The team continues working to expand the information gathered through the process to evaluate the care of patients with ARDS as well as the proning procedure itself. Nurses at our health care system have acknowledged and appreciated the interdisciplinary focus on the prone positioning and the stepwise process and have found that the guidelines help in minimizing previous anxieties that often accompanied the prone order.
Advanced Practice Nurse Role
The advanced practice nurse (APN) is well positioned as a leader in the development of a prone positioning guideline and in the guiding and reinforcing of the process with all disciplines once use of prone positioning is initiated for patients with ARDS. The APN can facilitate the communication of the plan, ensure proper orders are written, and mentor the clinical nurse in the role of team leader for planning and caring for the patient in the prone position.
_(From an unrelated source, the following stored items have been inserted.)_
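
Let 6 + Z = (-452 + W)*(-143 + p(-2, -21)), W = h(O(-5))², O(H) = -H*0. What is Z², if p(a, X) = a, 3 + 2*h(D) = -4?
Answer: 65040810961/16 ≈ 4.0651e+9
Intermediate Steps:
O(H) = 0
h(D) = -7/2 (h(D) = -3/2 + (½)*(-4) = -3/2 - 2 = -7/2)
W = 49/4 (W = (-7/2)² = 49/4 ≈ 12.250)
Z = 255031/4 (Z = -6 + (-452 + 49/4)*(-143 - 2) = -6 - 1759/4*(-145) = -6 + 255055/4 = 255031/4 ≈ 63758.)
Z² = (255031/4)² = 65040810961/16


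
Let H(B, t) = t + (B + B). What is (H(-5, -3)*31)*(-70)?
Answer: 28210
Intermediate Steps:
H(B, t) = t + 2*B
(H(-5, -3)*31)*(-70) = ((-3 + 2*(-5))*31)*(-70) = ((-3 - 10)*31)*(-70) = -13*31*(-70) = -403*(-70) = 28210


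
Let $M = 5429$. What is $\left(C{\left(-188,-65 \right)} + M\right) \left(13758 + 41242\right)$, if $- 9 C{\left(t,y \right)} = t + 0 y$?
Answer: $\frac{2697695000}{9} \approx 2.9974 \cdot 10^{8}$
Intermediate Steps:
$C{\left(t,y \right)} = - \frac{t}{9}$ ($C{\left(t,y \right)} = - \frac{t + 0 y}{9} = - \frac{t + 0}{9} = - \frac{t}{9}$)
$\left(C{\left(-188,-65 \right)} + M\right) \left(13758 + 41242\right) = \left(\left(- \frac{1}{9}\right) \left(-188\right) + 5429\right) \left(13758 + 41242\right) = \left(\frac{188}{9} + 5429\right) 55000 = \frac{49049}{9} \cdot 55000 = \frac{2697695000}{9}$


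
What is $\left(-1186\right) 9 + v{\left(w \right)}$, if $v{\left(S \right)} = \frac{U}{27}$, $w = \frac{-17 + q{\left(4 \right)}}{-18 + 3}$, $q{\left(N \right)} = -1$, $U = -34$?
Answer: $- \frac{288232}{27} \approx -10675.0$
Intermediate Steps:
$w = \frac{6}{5}$ ($w = \frac{-17 - 1}{-18 + 3} = - \frac{18}{-15} = \left(-18\right) \left(- \frac{1}{15}\right) = \frac{6}{5} \approx 1.2$)
$v{\left(S \right)} = - \frac{34}{27}$
$\left(-1186\right) 9 + v{\left(w \right)} = \left(-1186\right) 9 - \frac{34}{27} = -10674 - \frac{34}{27} = - \frac{288232}{27}$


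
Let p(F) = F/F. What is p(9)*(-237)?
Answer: -237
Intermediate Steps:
p(F) = 1
p(9)*(-237) = 1*(-237) = -237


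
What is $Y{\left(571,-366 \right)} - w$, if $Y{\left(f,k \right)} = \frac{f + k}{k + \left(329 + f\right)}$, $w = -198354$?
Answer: $\frac{105921241}{534} \approx 1.9835 \cdot 10^{5}$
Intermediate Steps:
$Y{\left(f,k \right)} = \frac{f + k}{329 + f + k}$
$Y{\left(571,-366 \right)} - w = \frac{571 - 366}{329 + 571 - 366} - -198354 = \frac{1}{534} \cdot 205 + 198354 = \frac{205}{534} + 198354 = \frac{105921241}{534}$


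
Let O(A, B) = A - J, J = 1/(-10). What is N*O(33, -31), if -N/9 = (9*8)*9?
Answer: -965196/5 ≈ -1.9304e+5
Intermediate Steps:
J = -⅒ ≈ -0.10000
N = -5832 (N = -9*9*8*9 = -648*9 = -9*648 = -5832)
O(A, B) = ⅒ + A (O(A, B) = A - 1*(-⅒) = A + ⅒ = ⅒ + A)
N*O(33, -31) = -5832*(⅒ + 33) = -5832*331/10 = -965196/5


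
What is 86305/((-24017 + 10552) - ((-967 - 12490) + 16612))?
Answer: -17261/3324 ≈ -5.1928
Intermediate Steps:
86305/((-24017 + 10552) - ((-967 - 12490) + 16612)) = 86305/(-13465 - (-13457 + 16612)) = 86305/(-13465 - 1*3155) = 86305/(-13465 - 3155) = 86305/(-16620) = 86305*(-1/16620) = -17261/3324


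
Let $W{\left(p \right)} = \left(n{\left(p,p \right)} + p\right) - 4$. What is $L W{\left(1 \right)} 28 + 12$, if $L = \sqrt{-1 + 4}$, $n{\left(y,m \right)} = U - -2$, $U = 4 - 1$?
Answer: $12 + 56 \sqrt{3} \approx 108.99$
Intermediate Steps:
$U = 3$ ($U = 4 - 1 = 3$)
$n{\left(y,m \right)} = 5$ ($n{\left(y,m \right)} = 3 - -2 = 3 + 2 = 5$)
$L = \sqrt{3} \approx 1.732$
$W{\left(p \right)} = 1 + p$ ($W{\left(p \right)} = \left(5 + p\right) - 4 = 1 + p$)
$L W{\left(1 \right)} 28 + 12 = \sqrt{3} \left(1 + 1\right) 28 + 12 = \sqrt{3} \cdot 2 \cdot 28 + 12 = 2 \sqrt{3} \cdot 28 + 12 = 56 \sqrt{3} + 12 = 12 + 56 \sqrt{3}$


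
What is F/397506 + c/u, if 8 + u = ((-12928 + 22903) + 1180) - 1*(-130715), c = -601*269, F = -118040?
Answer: -40504893997/28195498086 ≈ -1.4366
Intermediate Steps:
c = -161669
u = 141862 (u = -8 + (((-12928 + 22903) + 1180) - 1*(-130715)) = -8 + ((9975 + 1180) + 130715) = -8 + (11155 + 130715) = -8 + 141870 = 141862)
F/397506 + c/u = -118040/397506 - 161669/141862 = -118040*1/397506 - 161669*1/141862 = -59020/198753 - 161669/141862 = -40504893997/28195498086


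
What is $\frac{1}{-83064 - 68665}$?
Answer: $- \frac{1}{151729} \approx -6.5907 \cdot 10^{-6}$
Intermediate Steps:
$\frac{1}{-83064 - 68665} = \frac{1}{-151729} = - \frac{1}{151729}$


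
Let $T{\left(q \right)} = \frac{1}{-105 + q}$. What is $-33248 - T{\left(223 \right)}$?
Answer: $- \frac{3923265}{118} \approx -33248.0$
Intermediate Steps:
$-33248 - T{\left(223 \right)} = -33248 - \frac{1}{-105 + 223} = -33248 - \frac{1}{118} = - \frac{3923265}{118}$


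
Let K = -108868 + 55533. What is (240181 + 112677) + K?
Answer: 299523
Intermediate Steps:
K = -53335
(240181 + 112677) + K = (240181 + 112677) - 53335 = 352858 - 53335 = 299523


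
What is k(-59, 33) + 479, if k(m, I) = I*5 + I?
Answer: 677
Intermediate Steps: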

Additionally, the APN can ensure that team members are prepared for adverse events that may occur related to placing a patient in the prone position.
Acute respiratory distress syndrome continues to be a frequent diagnosis in ICUs. Even with the many treatment modalities used over the last 50 years, more research still is needed for improved outcomes. Recent research efforts have focused on preventive measures to mitigate or minimize the long-term detrimental effects of ARDS on both patients and their families. Early recognition and treatment should continue to be a focused strategy, along with research into preventing complications related to the disease and treatment modalities. Using the prone position as an effective therapy to reduce mortality for patients with ARDS is recommended for moderate to severe cases and for those who meet inclusion criteria. Critical care clinicians are encouraged to explore the use of prone positioning as an early treatment option. We highly encourage establishing a prone-positioning guideline, including interdisciplinary involvement throughout the procedure, and providing staff training to achieve the best results for patients.
The authors declare no conflicts of interest.